3. You May Increase Your Credit Rating

Credit scores are based on different factors with some being more important than others. For instance, if you fail to make your payments on time, then this will negatively impact your payment history. Most credit reporting agencies consider this an important part of a person’s credit rating. Maxing out your credit cards can also harm your credit score. When determining a credit score, credit agencies look at your credit utilization rate. Consolidating debt using a loan may improve your credit score if doing so decreases your credit utilization and results in a better payment history.

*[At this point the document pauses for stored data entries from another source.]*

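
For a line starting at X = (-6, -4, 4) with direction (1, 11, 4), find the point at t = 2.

P(t) = X + t·d
  = (-6 + 1·2, -4 + 11·2, 4 + 4·2)
  = (-6 + 2, -4 + 22, 4 + 8)
  = (-4, 18, 12)

(-4, 18, 12)


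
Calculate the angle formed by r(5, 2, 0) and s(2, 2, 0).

r·s = 5·2 + 2·2 + 0·0 = 10 + 4 + 0 = 14
|r| = √(5² + 2² + 0²) = √29 ≈ 5.385
|s| = √(2² + 2² + 0²) = √8 ≈ 2.828
cos θ = (r·s)/(|r||s|) = 14/(5.385·2.828) ≈ 0.9191
θ = arccos(0.9191) ≈ 23.2°

23.2°


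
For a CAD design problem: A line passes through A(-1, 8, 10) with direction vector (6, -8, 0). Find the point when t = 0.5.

P(t) = A + t·d
  = (-1 + 6·0.5, 8 + (-8)·0.5, 10 + 0·0.5)
  = (-1 + 3, 8 - 4, 10 + 0)
  = (2, 4, 10)

(2, 4, 10)


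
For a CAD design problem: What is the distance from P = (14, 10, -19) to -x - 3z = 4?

distance = |a·x₀ + b·y₀ + c·z₀ - d| / √(a² + b² + c²)
  = |(-1)·14 + 0·10 + (-3)·(-19) - 4| / √((-1)² + 0² + (-3)²)
  = |-14 + 0 + 57 - 4| / √(1 + 0 + 9)
  = |39| / √10
  = 39 / 3.162
  ≈ 12.33

12.33


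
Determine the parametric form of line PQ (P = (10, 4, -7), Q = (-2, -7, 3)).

Direction vector d = Q - P = (-2 - 10, -7 - 4, 3 + 7) = (-12, -11, 10)
Parametric form r = P + t·d:
x = 10 - 12t, y = 4 - 11t, z = -7 + 10t

x = 10 - 12t, y = 4 - 11t, z = -7 + 10t


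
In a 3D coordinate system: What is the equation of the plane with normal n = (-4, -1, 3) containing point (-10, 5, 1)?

The plane through P with normal n = (a, b, c) satisfies n·(r - P) = 0,
i.e. ax + by + cz = a·x₀ + b·y₀ + c·z₀.
d = (-4)·(-10) + (-1)·5 + 3·1
  = 40 - 5 + 3
  = 38
Equation: -4x - y + 3z = 38

-4x - y + 3z = 38


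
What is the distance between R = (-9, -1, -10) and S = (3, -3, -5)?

d = √[(x₂-x₁)² + (y₂-y₁)² + (z₂-z₁)²]
  = √[12² + (-2)² + 5²]
  = √[144 + 4 + 25]
  = √173
  ≈ 13.15

13.15


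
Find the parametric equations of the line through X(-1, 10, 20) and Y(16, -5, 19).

Direction vector d = Y - X = (16 + 1, -5 - 10, 19 - 20) = (17, -15, -1)
Parametric form r = X + t·d:
x = -1 + 17t, y = 10 - 15t, z = 20 - t

x = -1 + 17t, y = 10 - 15t, z = 20 - t


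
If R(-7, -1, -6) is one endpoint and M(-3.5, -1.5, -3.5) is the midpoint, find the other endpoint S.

S = 2M - R
  = (2·(-3.5) - (-7), 2·(-1.5) - (-1), 2·(-3.5) - (-6))
  = (-7 + 7, -3 + 1, -7 + 6)
  = (0, -2, -1)

(0, -2, -1)


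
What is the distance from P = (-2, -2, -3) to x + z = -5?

distance = |a·x₀ + b·y₀ + c·z₀ - d| / √(a² + b² + c²)
  = |1·(-2) + 0·(-2) + 1·(-3) - (-5)| / √(1² + 0² + 1²)
  = |-2 + 0 - 3 + 5| / √(1 + 0 + 1)
  = |0| / √2
  = 0 / 1.414
  ≈ 0

0


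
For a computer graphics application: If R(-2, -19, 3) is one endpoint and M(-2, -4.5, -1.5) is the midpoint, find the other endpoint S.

S = 2M - R
  = (2·(-2) - (-2), 2·(-4.5) - (-19), 2·(-1.5) - 3)
  = (-4 + 2, -9 + 19, -3 - 3)
  = (-2, 10, -6)

(-2, 10, -6)


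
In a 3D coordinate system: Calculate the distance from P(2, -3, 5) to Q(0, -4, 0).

d = √[(x₂-x₁)² + (y₂-y₁)² + (z₂-z₁)²]
  = √[(-2)² + (-1)² + (-5)²]
  = √[4 + 1 + 25]
  = √30
  ≈ 5.477

5.477


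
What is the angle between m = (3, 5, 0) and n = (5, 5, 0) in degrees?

m·n = 3·5 + 5·5 + 0·0 = 15 + 25 + 0 = 40
|m| = √(3² + 5² + 0²) = √34 ≈ 5.831
|n| = √(5² + 5² + 0²) = √50 ≈ 7.071
cos θ = (m·n)/(|m||n|) = 40/(5.831·7.071) ≈ 0.9701
θ = arccos(0.9701) ≈ 14.04°

14.04°


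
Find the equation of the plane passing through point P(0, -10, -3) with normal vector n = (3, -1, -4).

The plane through P with normal n = (a, b, c) satisfies n·(r - P) = 0,
i.e. ax + by + cz = a·x₀ + b·y₀ + c·z₀.
d = 3·0 + (-1)·(-10) + (-4)·(-3)
  = 0 + 10 + 12
  = 22
Equation: 3x - y - 4z = 22

3x - y - 4z = 22


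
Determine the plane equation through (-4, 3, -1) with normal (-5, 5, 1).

The plane through P with normal n = (a, b, c) satisfies n·(r - P) = 0,
i.e. ax + by + cz = a·x₀ + b·y₀ + c·z₀.
d = (-5)·(-4) + 5·3 + 1·(-1)
  = 20 + 15 - 1
  = 34
Equation: -5x + 5y + z = 34

-5x + 5y + z = 34


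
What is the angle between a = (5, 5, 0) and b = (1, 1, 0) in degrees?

a·b = 5·1 + 5·1 + 0·0 = 5 + 5 + 0 = 10
|a| = √(5² + 5² + 0²) = √50 ≈ 7.071
|b| = √(1² + 1² + 0²) = √2 ≈ 1.414
cos θ = (a·b)/(|a||b|) = 10/(7.071·1.414) ≈ 1
θ = arccos(1) ≈ 0°

0°


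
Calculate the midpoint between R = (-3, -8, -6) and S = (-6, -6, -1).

M = ((x₁+x₂)/2, (y₁+y₂)/2, (z₁+z₂)/2)
  = ((-3 - 6)/2, (-8 - 6)/2, (-6 - 1)/2)
  = (-9/2, -14/2, -7/2)
  = (-4.5, -7, -3.5)

(-4.5, -7, -3.5)


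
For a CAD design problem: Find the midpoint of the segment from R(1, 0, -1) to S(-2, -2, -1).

M = ((x₁+x₂)/2, (y₁+y₂)/2, (z₁+z₂)/2)
  = ((1 - 2)/2, (0 - 2)/2, (-1 - 1)/2)
  = (-1/2, -2/2, -2/2)
  = (-0.5, -1, -1)

(-0.5, -1, -1)


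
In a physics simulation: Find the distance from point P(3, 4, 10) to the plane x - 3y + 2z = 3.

distance = |a·x₀ + b·y₀ + c·z₀ - d| / √(a² + b² + c²)
  = |1·3 + (-3)·4 + 2·10 - 3| / √(1² + (-3)² + 2²)
  = |3 - 12 + 20 - 3| / √(1 + 9 + 4)
  = |8| / √14
  = 8 / 3.742
  ≈ 2.138

2.138


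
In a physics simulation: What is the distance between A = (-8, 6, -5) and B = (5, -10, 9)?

d = √[(x₂-x₁)² + (y₂-y₁)² + (z₂-z₁)²]
  = √[13² + (-16)² + 14²]
  = √[169 + 256 + 196]
  = √621
  ≈ 24.92

24.92


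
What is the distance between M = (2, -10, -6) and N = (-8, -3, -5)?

d = √[(x₂-x₁)² + (y₂-y₁)² + (z₂-z₁)²]
  = √[(-10)² + 7² + 1²]
  = √[100 + 49 + 1]
  = √150
  ≈ 12.25

12.25


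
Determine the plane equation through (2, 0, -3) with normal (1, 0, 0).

The plane through P with normal n = (a, b, c) satisfies n·(r - P) = 0,
i.e. ax + by + cz = a·x₀ + b·y₀ + c·z₀.
d = 1·2 + 0·0 + 0·(-3)
  = 2 + 0 + 0
  = 2
Equation: x = 2

x = 2


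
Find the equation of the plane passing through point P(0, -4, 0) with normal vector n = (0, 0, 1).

The plane through P with normal n = (a, b, c) satisfies n·(r - P) = 0,
i.e. ax + by + cz = a·x₀ + b·y₀ + c·z₀.
d = 0·0 + 0·(-4) + 1·0
  = 0 + 0 + 0
  = 0
Equation: z = 0

z = 0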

4. Easy Application Process

Debt consolidation loans generally have an easy application process. Most financial institutions that offer consolidation loans let you apply online or over-the-phone. Plan to share personal information like your name, birthdate and social security number. You’ll also need to tell the lender how much you make in a year. The financial institution may ask you to verify your income by sharing your last two or three bank statements. You can do this by downloading them to your application.

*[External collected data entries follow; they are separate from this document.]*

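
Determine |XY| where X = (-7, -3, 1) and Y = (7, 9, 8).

d = √[(x₂-x₁)² + (y₂-y₁)² + (z₂-z₁)²]
  = √[14² + 12² + 7²]
  = √[196 + 144 + 49]
  = √389
  ≈ 19.72

19.72


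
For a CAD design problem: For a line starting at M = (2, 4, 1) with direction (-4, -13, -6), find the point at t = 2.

P(t) = M + t·d
  = (2 + (-4)·2, 4 + (-13)·2, 1 + (-6)·2)
  = (2 - 8, 4 - 26, 1 - 12)
  = (-6, -22, -11)

(-6, -22, -11)


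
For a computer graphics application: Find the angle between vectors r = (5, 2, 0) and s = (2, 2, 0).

r·s = 5·2 + 2·2 + 0·0 = 10 + 4 + 0 = 14
|r| = √(5² + 2² + 0²) = √29 ≈ 5.385
|s| = √(2² + 2² + 0²) = √8 ≈ 2.828
cos θ = (r·s)/(|r||s|) = 14/(5.385·2.828) ≈ 0.9191
θ = arccos(0.9191) ≈ 23.2°

23.2°


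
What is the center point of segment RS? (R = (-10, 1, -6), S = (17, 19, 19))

M = ((x₁+x₂)/2, (y₁+y₂)/2, (z₁+z₂)/2)
  = ((-10 + 17)/2, (1 + 19)/2, (-6 + 19)/2)
  = (7/2, 20/2, 13/2)
  = (3.5, 10, 6.5)

(3.5, 10, 6.5)


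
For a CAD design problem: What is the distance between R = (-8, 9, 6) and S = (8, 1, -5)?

d = √[(x₂-x₁)² + (y₂-y₁)² + (z₂-z₁)²]
  = √[16² + (-8)² + (-11)²]
  = √[256 + 64 + 121]
  = √441
  ≈ 21

21


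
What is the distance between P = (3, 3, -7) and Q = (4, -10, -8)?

d = √[(x₂-x₁)² + (y₂-y₁)² + (z₂-z₁)²]
  = √[1² + (-13)² + (-1)²]
  = √[1 + 169 + 1]
  = √171
  ≈ 13.08

13.08


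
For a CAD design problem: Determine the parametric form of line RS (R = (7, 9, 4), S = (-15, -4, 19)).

Direction vector d = S - R = (-15 - 7, -4 - 9, 19 - 4) = (-22, -13, 15)
Parametric form r = R + t·d:
x = 7 - 22t, y = 9 - 13t, z = 4 + 15t

x = 7 - 22t, y = 9 - 13t, z = 4 + 15t


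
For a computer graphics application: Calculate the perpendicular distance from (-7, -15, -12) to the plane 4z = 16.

distance = |a·x₀ + b·y₀ + c·z₀ - d| / √(a² + b² + c²)
  = |0·(-7) + 0·(-15) + 4·(-12) - 16| / √(0² + 0² + 4²)
  = |0 + 0 - 48 - 16| / √(0 + 0 + 16)
  = |-64| / √16
  = 64 / 4
  ≈ 16

16


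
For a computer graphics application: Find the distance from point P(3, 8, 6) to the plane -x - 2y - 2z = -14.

distance = |a·x₀ + b·y₀ + c·z₀ - d| / √(a² + b² + c²)
  = |(-1)·3 + (-2)·8 + (-2)·6 - (-14)| / √((-1)² + (-2)² + (-2)²)
  = |-3 - 16 - 12 + 14| / √(1 + 4 + 4)
  = |-17| / √9
  = 17 / 3
  ≈ 5.667

5.667


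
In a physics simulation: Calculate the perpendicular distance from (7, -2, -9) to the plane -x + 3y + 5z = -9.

distance = |a·x₀ + b·y₀ + c·z₀ - d| / √(a² + b² + c²)
  = |(-1)·7 + 3·(-2) + 5·(-9) - (-9)| / √((-1)² + 3² + 5²)
  = |-7 - 6 - 45 + 9| / √(1 + 9 + 25)
  = |-49| / √35
  = 49 / 5.916
  ≈ 8.283

8.283


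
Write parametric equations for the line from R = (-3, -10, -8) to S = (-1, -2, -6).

Direction vector d = S - R = (-1 + 3, -2 + 10, -6 + 8) = (2, 8, 2)
Parametric form r = R + t·d:
x = -3 + 2t, y = -10 + 8t, z = -8 + 2t

x = -3 + 2t, y = -10 + 8t, z = -8 + 2t


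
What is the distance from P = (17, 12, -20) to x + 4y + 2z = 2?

distance = |a·x₀ + b·y₀ + c·z₀ - d| / √(a² + b² + c²)
  = |1·17 + 4·12 + 2·(-20) - 2| / √(1² + 4² + 2²)
  = |17 + 48 - 40 - 2| / √(1 + 16 + 4)
  = |23| / √21
  = 23 / 4.583
  ≈ 5.019

5.019


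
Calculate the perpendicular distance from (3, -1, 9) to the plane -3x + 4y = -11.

distance = |a·x₀ + b·y₀ + c·z₀ - d| / √(a² + b² + c²)
  = |(-3)·3 + 4·(-1) + 0·9 - (-11)| / √((-3)² + 4² + 0²)
  = |-9 - 4 + 0 + 11| / √(9 + 16 + 0)
  = |-2| / √25
  = 2 / 5
  ≈ 0.4

0.4


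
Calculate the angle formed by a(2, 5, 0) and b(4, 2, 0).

a·b = 2·4 + 5·2 + 0·0 = 8 + 10 + 0 = 18
|a| = √(2² + 5² + 0²) = √29 ≈ 5.385
|b| = √(4² + 2² + 0²) = √20 ≈ 4.472
cos θ = (a·b)/(|a||b|) = 18/(5.385·4.472) ≈ 0.7474
θ = arccos(0.7474) ≈ 41.63°

41.63°


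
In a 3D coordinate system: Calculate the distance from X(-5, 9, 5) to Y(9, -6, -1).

d = √[(x₂-x₁)² + (y₂-y₁)² + (z₂-z₁)²]
  = √[14² + (-15)² + (-6)²]
  = √[196 + 225 + 36]
  = √457
  ≈ 21.38

21.38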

5. May Help you Avoid Defaulting

When you go through the loan consolidation process, you may be able to decrease the monthly amount that you’re paying for your outstanding debts. If you’re straining to cover your monthly payments, then this decrease could help you avoid defaulting on your financial obligations. Defaults can be detrimental to your credit history. In fact, a default may impact your score for seven years.

6. Decreases Stress

While the main focus of a consolidation loan is financial assistance, getting one is likely to have an emotional effect because it can decrease your overall stress levels. Most people don’t function well when they are under too much stress. It may cause you to make poor decisions. For instance, after paying off a large debt, you may reward yourself with a shopping spree, placing yourself back into a debt situation. A better course of action is to avoid financial stress. A consolidation loan can do this since it simplifies your finances and gives you a specific payoff date.

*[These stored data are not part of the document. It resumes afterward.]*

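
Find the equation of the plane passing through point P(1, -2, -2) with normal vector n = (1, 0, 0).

The plane through P with normal n = (a, b, c) satisfies n·(r - P) = 0,
i.e. ax + by + cz = a·x₀ + b·y₀ + c·z₀.
d = 1·1 + 0·(-2) + 0·(-2)
  = 1 + 0 + 0
  = 1
Equation: x = 1

x = 1


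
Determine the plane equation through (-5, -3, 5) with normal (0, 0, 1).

The plane through P with normal n = (a, b, c) satisfies n·(r - P) = 0,
i.e. ax + by + cz = a·x₀ + b·y₀ + c·z₀.
d = 0·(-5) + 0·(-3) + 1·5
  = 0 + 0 + 5
  = 5
Equation: z = 5

z = 5


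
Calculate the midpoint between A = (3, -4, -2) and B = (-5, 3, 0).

M = ((x₁+x₂)/2, (y₁+y₂)/2, (z₁+z₂)/2)
  = ((3 - 5)/2, (-4 + 3)/2, (-2 + 0)/2)
  = (-2/2, -1/2, -2/2)
  = (-1, -0.5, -1)

(-1, -0.5, -1)


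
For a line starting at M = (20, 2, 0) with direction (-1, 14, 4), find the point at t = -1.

P(t) = M + t·d
  = (20 + (-1)·(-1), 2 + 14·(-1), 0 + 4·(-1))
  = (20 + 1, 2 - 14, 0 - 4)
  = (21, -12, -4)

(21, -12, -4)


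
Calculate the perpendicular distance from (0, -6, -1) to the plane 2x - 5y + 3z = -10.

distance = |a·x₀ + b·y₀ + c·z₀ - d| / √(a² + b² + c²)
  = |2·0 + (-5)·(-6) + 3·(-1) - (-10)| / √(2² + (-5)² + 3²)
  = |0 + 30 - 3 + 10| / √(4 + 25 + 9)
  = |37| / √38
  = 37 / 6.164
  ≈ 6.002

6.002


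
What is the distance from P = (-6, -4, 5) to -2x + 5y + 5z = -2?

distance = |a·x₀ + b·y₀ + c·z₀ - d| / √(a² + b² + c²)
  = |(-2)·(-6) + 5·(-4) + 5·5 - (-2)| / √((-2)² + 5² + 5²)
  = |12 - 20 + 25 + 2| / √(4 + 25 + 25)
  = |19| / √54
  = 19 / 7.348
  ≈ 2.586

2.586


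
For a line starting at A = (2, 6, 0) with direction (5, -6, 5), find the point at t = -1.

P(t) = A + t·d
  = (2 + 5·(-1), 6 + (-6)·(-1), 0 + 5·(-1))
  = (2 - 5, 6 + 6, 0 - 5)
  = (-3, 12, -5)

(-3, 12, -5)


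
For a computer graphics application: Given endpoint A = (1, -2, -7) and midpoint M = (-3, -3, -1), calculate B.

B = 2M - A
  = (2·(-3) - 1, 2·(-3) - (-2), 2·(-1) - (-7))
  = (-6 - 1, -6 + 2, -2 + 7)
  = (-7, -4, 5)

(-7, -4, 5)


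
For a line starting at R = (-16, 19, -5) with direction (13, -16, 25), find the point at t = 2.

P(t) = R + t·d
  = (-16 + 13·2, 19 + (-16)·2, -5 + 25·2)
  = (-16 + 26, 19 - 32, -5 + 50)
  = (10, -13, 45)

(10, -13, 45)


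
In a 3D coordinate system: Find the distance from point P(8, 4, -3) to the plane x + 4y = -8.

distance = |a·x₀ + b·y₀ + c·z₀ - d| / √(a² + b² + c²)
  = |1·8 + 4·4 + 0·(-3) - (-8)| / √(1² + 4² + 0²)
  = |8 + 16 + 0 + 8| / √(1 + 16 + 0)
  = |32| / √17
  = 32 / 4.123
  ≈ 7.761

7.761


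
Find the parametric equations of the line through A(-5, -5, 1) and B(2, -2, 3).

Direction vector d = B - A = (2 + 5, -2 + 5, 3 - 1) = (7, 3, 2)
Parametric form r = A + t·d:
x = -5 + 7t, y = -5 + 3t, z = 1 + 2t

x = -5 + 7t, y = -5 + 3t, z = 1 + 2t


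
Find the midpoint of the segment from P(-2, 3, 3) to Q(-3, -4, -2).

M = ((x₁+x₂)/2, (y₁+y₂)/2, (z₁+z₂)/2)
  = ((-2 - 3)/2, (3 - 4)/2, (3 - 2)/2)
  = (-5/2, -1/2, 1/2)
  = (-2.5, -0.5, 0.5)

(-2.5, -0.5, 0.5)


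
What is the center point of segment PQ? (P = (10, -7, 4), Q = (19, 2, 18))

M = ((x₁+x₂)/2, (y₁+y₂)/2, (z₁+z₂)/2)
  = ((10 + 19)/2, (-7 + 2)/2, (4 + 18)/2)
  = (29/2, -5/2, 22/2)
  = (14.5, -2.5, 11)

(14.5, -2.5, 11)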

7. More Breathing Room in the Budget

A loan consolidation could give you more breathing room in your monthly budget. It does this by decreasing the total amount that you’re paying each month. With a little more room, you might find it easier to stick to your budget. It also might be easier for you to add more to your consolidation payment, allowing you to pay the loan off more quickly.

Taking Control of Your Finances

If debt is starting to get the best of you, then it’s time to consider a debt consolidation loan. Benefits may include a lower interest rate, faster payoff terms and a better credit rating. This type of financial product can help you take control of your budget.